Afterwards the hemi-straw was inserted in the CBS-straw.
- Thawing after vitrification The hemi-straw holding exactly one embryo was pulled
out of the CBS straw and immediately immersed into 3 ml of the first thawing
solution (PBS with 20% HSA) for 3 min at 36°C. Afterwards the embryo was
consecutively exposed for 2 min to the 3 other thawing solutions (0.5M sucrose,
0.25M sucrose and 0.125M sucrose respectively). The embryos were washed thoroughly
and incubated overnight in COOK blastocyst medium. Embryos are considered as
'survived' if at least 50% of the blastomeres survived the vitrification
procedure.
- Slow freezing and thawing procedure For the slow freezing and thawing procedure we
used the HEPES-buffered commercial freezing medium of Cook (K-SICS 5000) with
propandiol and sucrose as cryoprotectants.

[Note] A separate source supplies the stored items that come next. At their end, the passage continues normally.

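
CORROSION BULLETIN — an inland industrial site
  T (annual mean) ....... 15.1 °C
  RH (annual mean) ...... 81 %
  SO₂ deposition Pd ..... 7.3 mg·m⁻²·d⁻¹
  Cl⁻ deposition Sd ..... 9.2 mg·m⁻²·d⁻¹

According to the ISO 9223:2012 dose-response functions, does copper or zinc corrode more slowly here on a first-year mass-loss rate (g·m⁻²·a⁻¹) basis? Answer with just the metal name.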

3. Statistical analysis and power calculation
Based on literature (Rama Raju et al 2005) we expect a 10 % higher implantation rate in the
vitrification group (25%) versus the slow freezing group (15%)(Rama Raju, Haranath et al.,
2005). To proof a significant difference at the implantation or pregnancy level with α=0,05
and a power (β) of 0,80. Therefore we would need 270 embryos transferred in each group.